How does one with such a rich cultural background end up limited to a single type of role? Ontiveros says it's her "indigenous looks". There have been occasions when Ontiveros has had to push herself in order to appear or sound even more Latina. For instance, she has had to force an accent, which she doesn't really have.

"You want an accent?' And they'd say, 'Yes, we prefer for you to have an accent.' And the thicker and more waddly it is, the more they like it. This is what I'm against, really, truly," she said, referring to conversations with casting directors.

Ontiveros' first language is English, she told Hinojosa. Today, she speaks four languages plus sign language because one of her three sons is deaf. This knowledge has allowed her to play a few more diverse roles. She played Claire in the movie "Universal Signs" about a deaf man who shuts himself off from the world after his fiancee's daughter dies under his care. She also played "La Nacha," an undocumented immigrant working in a sewing factory, in the Oscar nominated film "El Norte," and as well as Beverly Franco, the theater producer, in the movie "Chuck & Buck."

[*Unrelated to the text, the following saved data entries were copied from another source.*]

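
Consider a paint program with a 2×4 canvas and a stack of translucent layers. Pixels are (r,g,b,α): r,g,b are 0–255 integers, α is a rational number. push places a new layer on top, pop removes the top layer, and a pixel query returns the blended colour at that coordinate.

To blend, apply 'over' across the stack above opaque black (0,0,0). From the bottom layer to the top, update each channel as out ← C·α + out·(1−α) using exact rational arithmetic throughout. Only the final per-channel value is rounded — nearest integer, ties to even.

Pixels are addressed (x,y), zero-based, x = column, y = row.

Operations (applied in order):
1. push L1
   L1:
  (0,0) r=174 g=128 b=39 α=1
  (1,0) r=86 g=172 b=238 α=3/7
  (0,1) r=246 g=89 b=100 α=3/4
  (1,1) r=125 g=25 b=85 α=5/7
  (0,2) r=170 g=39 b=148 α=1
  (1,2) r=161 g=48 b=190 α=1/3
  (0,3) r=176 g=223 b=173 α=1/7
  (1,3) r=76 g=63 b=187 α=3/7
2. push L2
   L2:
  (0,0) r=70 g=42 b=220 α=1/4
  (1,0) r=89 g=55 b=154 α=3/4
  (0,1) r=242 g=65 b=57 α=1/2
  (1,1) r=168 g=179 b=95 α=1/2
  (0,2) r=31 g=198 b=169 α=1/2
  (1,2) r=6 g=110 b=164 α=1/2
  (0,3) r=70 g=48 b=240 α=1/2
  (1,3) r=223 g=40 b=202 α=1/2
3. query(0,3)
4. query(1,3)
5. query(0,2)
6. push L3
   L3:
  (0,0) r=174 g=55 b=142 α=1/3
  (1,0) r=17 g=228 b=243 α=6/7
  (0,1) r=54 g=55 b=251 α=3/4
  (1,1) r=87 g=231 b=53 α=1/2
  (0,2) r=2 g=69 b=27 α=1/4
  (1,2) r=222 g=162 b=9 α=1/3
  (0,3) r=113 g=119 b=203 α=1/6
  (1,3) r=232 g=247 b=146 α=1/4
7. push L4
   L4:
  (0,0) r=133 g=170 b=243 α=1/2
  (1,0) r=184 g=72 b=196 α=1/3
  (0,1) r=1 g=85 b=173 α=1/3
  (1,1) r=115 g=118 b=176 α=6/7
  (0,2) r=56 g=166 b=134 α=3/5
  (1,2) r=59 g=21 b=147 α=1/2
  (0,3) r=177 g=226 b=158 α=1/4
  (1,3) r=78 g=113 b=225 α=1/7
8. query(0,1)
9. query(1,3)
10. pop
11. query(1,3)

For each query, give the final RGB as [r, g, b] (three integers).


at x=0,y=3 over L1,L2:
after L1 α=1/7: [176/7, 223/7, 173/7]
after L2 α=1/2: [333/7, 559/14, 1853/14]
→ [48, 40, 132]

at x=1,y=3 over L1,L2:
after L1 α=3/7: [228/7, 27, 561/7]
after L2 α=1/2: [1789/14, 67/2, 1975/14]
rounded: [128, 34, 141]

at x=0,y=2 over L1,L2:
after L1 α=1: [170, 39, 148]
after L2 α=1/2: [201/2, 237/2, 317/2]
= [100, 118, 158]

at x=0,y=1 over L1,L2,L3,L4:
after L1 α=3/4: [369/2, 267/4, 75]
after L2 α=1/2: [853/4, 527/8, 66]
after L3 α=3/4: [1501/16, 1847/32, 819/4]
after L4 α=1/3: [503/8, 1069/16, 1165/6]
→ [63, 67, 194]

query (1,3) [L1,L2,L3,L4] — begin 0,0,0
after L1 α=3/7: [228/7, 27, 561/7]
after L2 α=1/2: [1789/14, 67/2, 1975/14]
after L3 α=1/4: [8615/56, 695/8, 7969/56]
after L4 α=1/7: [28029/196, 2537/28, 30207/196]
= [143, 91, 154]

at x=1,y=3 over L1,L2,L3:
+L1 (α=3/7) → [228/7, 27, 561/7]
+L2 (α=1/2) → [1789/14, 67/2, 1975/14]
+L3 (α=1/4) → [8615/56, 695/8, 7969/56]
= [154, 87, 142]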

But Ontiveros seems unable to break away from playing a maid or grandmother. She was recently cast as an abuela in the new sitcom "Rob!"

What does Ontiveros think about playing the these roles?

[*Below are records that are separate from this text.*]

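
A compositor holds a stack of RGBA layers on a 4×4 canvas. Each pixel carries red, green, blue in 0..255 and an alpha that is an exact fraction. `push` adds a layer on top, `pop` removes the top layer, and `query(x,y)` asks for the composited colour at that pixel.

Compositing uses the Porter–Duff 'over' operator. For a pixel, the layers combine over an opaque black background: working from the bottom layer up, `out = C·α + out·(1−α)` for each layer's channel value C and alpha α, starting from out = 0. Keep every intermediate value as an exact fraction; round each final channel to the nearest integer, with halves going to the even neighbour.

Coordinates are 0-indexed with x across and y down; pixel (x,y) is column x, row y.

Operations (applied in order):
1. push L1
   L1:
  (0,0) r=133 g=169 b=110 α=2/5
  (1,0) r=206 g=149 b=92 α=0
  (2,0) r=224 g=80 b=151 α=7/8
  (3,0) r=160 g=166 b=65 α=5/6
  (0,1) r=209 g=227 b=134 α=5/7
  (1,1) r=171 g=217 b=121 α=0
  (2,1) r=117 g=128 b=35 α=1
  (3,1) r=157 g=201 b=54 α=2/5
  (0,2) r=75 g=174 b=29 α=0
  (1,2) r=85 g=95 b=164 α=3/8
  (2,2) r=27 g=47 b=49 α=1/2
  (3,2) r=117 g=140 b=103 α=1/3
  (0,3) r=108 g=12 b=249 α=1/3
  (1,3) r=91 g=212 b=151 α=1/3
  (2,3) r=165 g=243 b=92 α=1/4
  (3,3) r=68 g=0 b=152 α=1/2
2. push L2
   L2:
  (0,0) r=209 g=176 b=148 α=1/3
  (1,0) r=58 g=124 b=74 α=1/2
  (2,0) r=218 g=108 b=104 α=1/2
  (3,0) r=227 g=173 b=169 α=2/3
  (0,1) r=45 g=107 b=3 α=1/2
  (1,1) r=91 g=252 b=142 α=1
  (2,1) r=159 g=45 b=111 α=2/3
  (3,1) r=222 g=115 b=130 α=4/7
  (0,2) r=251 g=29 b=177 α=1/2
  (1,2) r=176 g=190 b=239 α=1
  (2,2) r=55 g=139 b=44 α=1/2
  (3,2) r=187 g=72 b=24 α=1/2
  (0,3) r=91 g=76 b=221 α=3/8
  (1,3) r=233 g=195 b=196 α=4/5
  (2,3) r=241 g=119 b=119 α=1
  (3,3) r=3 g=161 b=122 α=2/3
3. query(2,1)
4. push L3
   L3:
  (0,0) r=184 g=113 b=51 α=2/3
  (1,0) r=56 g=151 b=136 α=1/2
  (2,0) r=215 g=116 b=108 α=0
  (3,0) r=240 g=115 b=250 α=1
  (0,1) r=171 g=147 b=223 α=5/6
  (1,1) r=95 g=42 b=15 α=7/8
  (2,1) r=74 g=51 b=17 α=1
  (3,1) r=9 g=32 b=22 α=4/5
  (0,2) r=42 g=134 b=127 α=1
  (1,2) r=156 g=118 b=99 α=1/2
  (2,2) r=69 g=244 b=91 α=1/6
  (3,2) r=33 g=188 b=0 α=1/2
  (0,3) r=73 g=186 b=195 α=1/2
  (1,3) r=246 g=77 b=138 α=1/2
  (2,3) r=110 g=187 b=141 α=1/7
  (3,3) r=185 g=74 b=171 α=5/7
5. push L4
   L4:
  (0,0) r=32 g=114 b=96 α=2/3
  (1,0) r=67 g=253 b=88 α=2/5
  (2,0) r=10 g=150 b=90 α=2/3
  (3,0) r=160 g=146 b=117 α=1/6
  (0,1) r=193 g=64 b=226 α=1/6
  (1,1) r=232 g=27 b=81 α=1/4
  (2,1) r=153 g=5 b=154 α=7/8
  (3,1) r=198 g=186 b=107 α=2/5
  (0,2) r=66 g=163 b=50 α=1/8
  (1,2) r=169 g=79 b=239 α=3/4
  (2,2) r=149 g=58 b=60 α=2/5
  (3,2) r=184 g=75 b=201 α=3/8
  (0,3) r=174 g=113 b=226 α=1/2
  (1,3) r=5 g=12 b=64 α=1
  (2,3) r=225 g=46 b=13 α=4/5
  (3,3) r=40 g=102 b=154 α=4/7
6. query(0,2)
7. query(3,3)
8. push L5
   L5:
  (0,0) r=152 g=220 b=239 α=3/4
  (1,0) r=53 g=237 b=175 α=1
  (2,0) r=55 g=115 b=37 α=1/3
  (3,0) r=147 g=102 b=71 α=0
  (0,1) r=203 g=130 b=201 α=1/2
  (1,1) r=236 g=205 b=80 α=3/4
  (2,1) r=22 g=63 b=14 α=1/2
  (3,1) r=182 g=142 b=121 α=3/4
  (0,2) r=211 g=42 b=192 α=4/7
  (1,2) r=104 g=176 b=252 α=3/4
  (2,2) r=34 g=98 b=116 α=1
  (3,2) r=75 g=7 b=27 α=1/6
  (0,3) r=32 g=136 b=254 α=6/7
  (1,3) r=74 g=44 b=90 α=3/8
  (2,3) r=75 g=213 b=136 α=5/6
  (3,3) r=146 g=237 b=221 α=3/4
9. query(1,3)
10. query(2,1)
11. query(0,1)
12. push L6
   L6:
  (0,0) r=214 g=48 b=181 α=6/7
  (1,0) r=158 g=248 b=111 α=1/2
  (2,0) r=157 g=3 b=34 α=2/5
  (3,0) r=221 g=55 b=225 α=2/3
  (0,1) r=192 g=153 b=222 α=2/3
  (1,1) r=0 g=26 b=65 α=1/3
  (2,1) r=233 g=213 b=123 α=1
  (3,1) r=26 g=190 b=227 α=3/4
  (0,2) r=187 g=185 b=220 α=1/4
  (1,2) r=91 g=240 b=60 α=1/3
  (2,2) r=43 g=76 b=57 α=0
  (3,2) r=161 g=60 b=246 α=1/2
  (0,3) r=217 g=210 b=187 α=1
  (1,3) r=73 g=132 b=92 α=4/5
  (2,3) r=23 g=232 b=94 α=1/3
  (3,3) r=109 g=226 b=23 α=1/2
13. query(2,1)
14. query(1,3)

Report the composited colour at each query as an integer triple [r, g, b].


at x=2,y=1 over L1,L2:
+L1 (α=1) → [117, 128, 35]
+L2 (α=2/3) → [145, 218/3, 257/3]
→ [145, 73, 86]

at x=0,y=2 over L1,L2,L3,L4:
+L1 (α=0) → [0, 0, 0]
+L2 (α=1/2) → [251/2, 29/2, 177/2]
+L3 (α=1) → [42, 134, 127]
+L4 (α=1/8) → [45, 1101/8, 939/8]
→ [45, 138, 117]

query (3,3) [L1,L2,L3,L4] — begin 0,0,0
L1 α=1/2: [34, 0, 76]
L2 α=2/3: [40/3, 322/3, 320/3]
L3 α=5/7: [2855/21, 1754/21, 3205/21]
L4 α=4/7: [3975/49, 4610/49, 7517/49]
= [81, 94, 153]

(1,3) stack=L1,L2,L3,L4,L5; from [0,0,0]:
+L1 (α=1/3) → [91/3, 212/3, 151/3]
+L2 (α=4/5) → [2887/15, 2552/15, 2503/15]
+L3 (α=1/2) → [6577/30, 3707/30, 4573/30]
+L4 (α=1) → [5, 12, 64]
+L5 (α=3/8) → [247/8, 24, 295/4]
rounded: [31, 24, 74]

at x=2,y=1 over L1,L2,L3,L4,L5:
+L1 (α=1) → [117, 128, 35]
+L2 (α=2/3) → [145, 218/3, 257/3]
+L3 (α=1) → [74, 51, 17]
+L4 (α=7/8) → [1145/8, 43/4, 1095/8]
+L5 (α=1/2) → [1321/16, 295/8, 1207/16]
→ [83, 37, 75]

(0,1) stack=L1,L2,L3,L4,L5; from [0,0,0]:
+L1 (α=5/7) → [1045/7, 1135/7, 670/7]
+L2 (α=1/2) → [680/7, 942/7, 691/14]
+L3 (α=5/6) → [6665/42, 2029/14, 16301/84]
+L4 (α=1/6) → [41431/252, 11041/84, 100489/504]
+L5 (α=1/2) → [92587/504, 21961/168, 201793/1008]
→ [184, 131, 200]

at x=2,y=1 over L1,L2,L3,L4,L5,L6:
L1 α=1: [117, 128, 35]
L2 α=2/3: [145, 218/3, 257/3]
L3 α=1: [74, 51, 17]
L4 α=7/8: [1145/8, 43/4, 1095/8]
L5 α=1/2: [1321/16, 295/8, 1207/16]
L6 α=1: [233, 213, 123]
rounded: [233, 213, 123]

(1,3) stack=L1,L2,L3,L4,L5,L6; from [0,0,0]:
+L1 (α=1/3) → [91/3, 212/3, 151/3]
+L2 (α=4/5) → [2887/15, 2552/15, 2503/15]
+L3 (α=1/2) → [6577/30, 3707/30, 4573/30]
+L4 (α=1) → [5, 12, 64]
+L5 (α=3/8) → [247/8, 24, 295/4]
+L6 (α=4/5) → [2583/40, 552/5, 1767/20]
= [65, 110, 88]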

"Playing the maid is survival for me," she said. "I'll do the maid as long as you pay."

"Pero, ya basta!" (But, that's enough!), she yells in Spanish during her interview. Ontiveros dreams much bigger. She wants to play roles that test her skills, that challenge her in her craft. Nearing 60, Ontiveros still talks about wanting to play a judge, a lesbian, someone with "some chutzpah."

Instead, more Latina actresses continue to be cast in nonessential cliched roles. Actresses Miriam Colon, who is Puerto Rican, and Altagracia Guzman, who is Dominican, are prime examples.

Colon has had an active acting career since 1951. She's played roles in serious films like "Scarface" -- as Al Pacino's mother -- and "All The Pretty Horses", as well as popular fare like the "Goal!"series of movies, where she played the grandmother, and the HBO show "How To Make It In America," where she also played -- what else? -- the grandma. Though her acting has earned nominations for various awards (Colon she was nominated for an Imagen Award for her supporting role in "Goal!"), she's still mostly playing the same secondary characters.

Altagracia Guzman, 81, only became an actress 10 years ago after working as a seamstress for most of her life. She started her acting career as the grandmother in the movie "Raising Victor Vargas," and later appeared in "I Heart Huckabees" in 2004 and "Fighting" in 2009.

Beyond her acting roles, Guzman supported the Occupy Wall Street movement. In early November, she walked from northern Manhattan to the end of the island in a protest against discrimination and racism, carrying a sign that read in Spanish, "La inigualdad nos ENFERMA," and in English, "Inequalities make us SICK."

For these and so many other Latina actresses, being relegated to secondary roles as passive elderly women or feisty maids, the challenge remains how to creatively express their deep and rich life experiences and character. While they remain typecasted, the viewing public is being shortchanged.